Code-Breaker
From dandi08
Paul here.
My goal is to use the language tools we have worked with to "break" the simple ciphers we've seen in Python.
An example: In ciphered texts (which pair one character to another with no ambiguation), NLTK can use frequency analysis to identify short, commonly occuring words. If the ciphered word "vb" appears 50 times in a text, it is likely that it unciphers to "in" "on" "to" or "he". Commonly appearing one-letter words are an indication that that letter represents I or A in the original text. Wordnet might be involved past this point, just as a dictionary reference. After the simple steps on short, common words get done, there will be a lot of words that look like _t__a_ that will need to be filled in, and I'm thinking there should be a way to consult wordnet for a list of words that could fill in the blanks.
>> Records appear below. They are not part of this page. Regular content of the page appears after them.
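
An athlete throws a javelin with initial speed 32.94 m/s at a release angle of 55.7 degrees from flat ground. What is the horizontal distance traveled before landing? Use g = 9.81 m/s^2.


R = v^2 * sin(2*theta) / g
Convert angle to radians: theta = 55.7 deg = 0.9721 rad
sin(2*theta) = sin(1.9443) = 0.9311
R = 32.94^2 * 0.9311 / 9.81
R = 1085.0436 * 0.9311 / 9.81 = 102.9802 m

102.9802 m


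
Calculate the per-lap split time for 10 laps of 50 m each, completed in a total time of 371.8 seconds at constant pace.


Split time = total_time / n_laps = 371.8 / 10
Split time = 37.18 s per lap

37.18 s


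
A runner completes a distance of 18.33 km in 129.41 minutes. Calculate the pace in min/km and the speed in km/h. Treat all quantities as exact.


Pace = time / distance = 129.41 min / 18.33 km = 7.06 min/km
Speed = distance / time_in_hours = 18.33 / 2.1568 hr
Speed = 8.4986 km/h

7.06 min/km, 8.4986 km/h


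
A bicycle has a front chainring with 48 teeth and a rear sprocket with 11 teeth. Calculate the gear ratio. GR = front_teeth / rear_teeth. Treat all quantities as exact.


GR = front_teeth / rear_teeth
GR = 48 / 11
GR = 4.3636

4.3636


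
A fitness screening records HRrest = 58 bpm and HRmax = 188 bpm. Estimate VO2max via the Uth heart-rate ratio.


VO2max = 15.3 * HRmax / HRrest
VO2max = 15.3 * 188 / 58
VO2max = 2876.4 / 58 = 49.5931 mL/kg/min

49.5931 mL/kg/min


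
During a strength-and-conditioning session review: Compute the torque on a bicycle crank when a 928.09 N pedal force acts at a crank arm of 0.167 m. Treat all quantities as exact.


tau = F * d
tau = 928.09 * 0.167
tau = 154.991 N*m

154.991 N*m


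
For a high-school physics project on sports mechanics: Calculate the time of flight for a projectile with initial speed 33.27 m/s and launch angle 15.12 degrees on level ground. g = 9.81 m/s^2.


T = 2*v*sin(theta)/g
sin(theta) = sin(15.12 deg) = 0.2608
T = 2*33.27*0.2608 / 9.81
T = 17.3564 / 9.81 = 1.7693 s

1.7693 s


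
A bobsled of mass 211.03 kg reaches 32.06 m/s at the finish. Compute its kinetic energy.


KE = 0.5 * m * v^2
KE = 0.5 * 211.03 * 32.06^2
KE = 0.5 * 211.03 * 1027.8436 = 108452.9175 J

108452.9175 J


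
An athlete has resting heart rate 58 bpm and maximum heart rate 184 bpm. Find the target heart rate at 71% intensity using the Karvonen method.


Target = HRrest + pct*(HRmax - HRrest)
Heart rate reserve = HRmax - HRrest = 184 - 58 = 126 bpm
Fraction = 71% = 0.71
Target = 58 + 0.71 * 126
Target = 58 + 89.46 = 147.46 bpm

147.46 bpm


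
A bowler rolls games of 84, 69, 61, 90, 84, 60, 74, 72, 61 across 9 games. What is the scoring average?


Average = sum / n
Sum = 655
Average = 655 / 9 = 72.7778

72.7778


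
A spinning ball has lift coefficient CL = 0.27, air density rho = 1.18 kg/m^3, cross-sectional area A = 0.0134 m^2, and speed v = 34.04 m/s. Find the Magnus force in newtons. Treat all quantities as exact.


FM = 0.5 * CL * rho * A * v^2
FM = 0.5 * 0.27 * 1.18 * 0.0134 * 34.04^2
v^2 = 1158.7216
FM = 0.5 * 0.27 * 1.18 * 0.0134 * 1158.7216 = 2.4734 N

2.4734 N


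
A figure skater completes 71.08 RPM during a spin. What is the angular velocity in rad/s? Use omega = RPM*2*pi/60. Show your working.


omega = RPM * 2 * pi / 60
omega = 71.08 * 2 * 3.14159 / 60
omega = 446.6088 / 60 = 7.4435 rad/s

7.4435 rad/s


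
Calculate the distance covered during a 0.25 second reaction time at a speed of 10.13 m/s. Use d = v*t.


d = v * t
d = 10.13 * 0.25
d = 2.5325 m

2.5325 m


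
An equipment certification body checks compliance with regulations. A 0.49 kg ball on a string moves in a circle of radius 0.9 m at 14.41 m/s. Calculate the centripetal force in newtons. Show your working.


Fc = m * v^2 / r
v^2 = 14.41^2 = 207.6481
Fc = 0.49 * 207.6481 / 0.9
Fc = 101.7476 / 0.9 = 113.0529 N

113.0529 N


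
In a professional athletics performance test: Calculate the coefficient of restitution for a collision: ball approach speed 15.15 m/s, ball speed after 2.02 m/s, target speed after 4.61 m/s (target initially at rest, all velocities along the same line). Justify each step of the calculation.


e = (v2_after - v1_after) / (v1_before - v2_before)
Numerator = 4.61 - 2.02 = 2.59
Denominator = 15.15 - 0 = 15.15
e = 2.59 / 15.15 = 0.171

0.171


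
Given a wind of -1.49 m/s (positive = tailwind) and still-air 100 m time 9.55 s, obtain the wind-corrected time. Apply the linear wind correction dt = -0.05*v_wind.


dt = -0.05 * v_wind = -0.05 * -1.49 = 0.0745 s
t_corrected = t_still + dt = 9.55 + (0.0745)
t_corrected = 9.6245 s

9.6245 s


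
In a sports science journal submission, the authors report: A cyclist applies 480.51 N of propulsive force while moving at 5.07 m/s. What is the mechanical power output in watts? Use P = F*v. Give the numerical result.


P = F * v
P = 480.51 * 5.07
P = 2436.1857 W

2436.1857 W


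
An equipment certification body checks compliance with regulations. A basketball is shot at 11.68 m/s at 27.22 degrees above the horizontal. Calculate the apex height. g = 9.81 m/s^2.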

I'm worried that this project will be very hard or unsuccessful, but want to try anyway. The beginning of this sort of method (frequency analysis and guesses at the common, short words represented) is a classic way to tackle simple ciphers, but it relies on the guess-and-check intuition of a human codebreaker, generally. The logic needed in python will be highly conditional in order to incorporate the different possibilities of a code-break-in-progress. It might get cumbersome.
Anyway, my goal is to take some samples of natural english text, run them through the various simple ciphers we've seen in Python, and see if my code can crack any of them without the decryption info.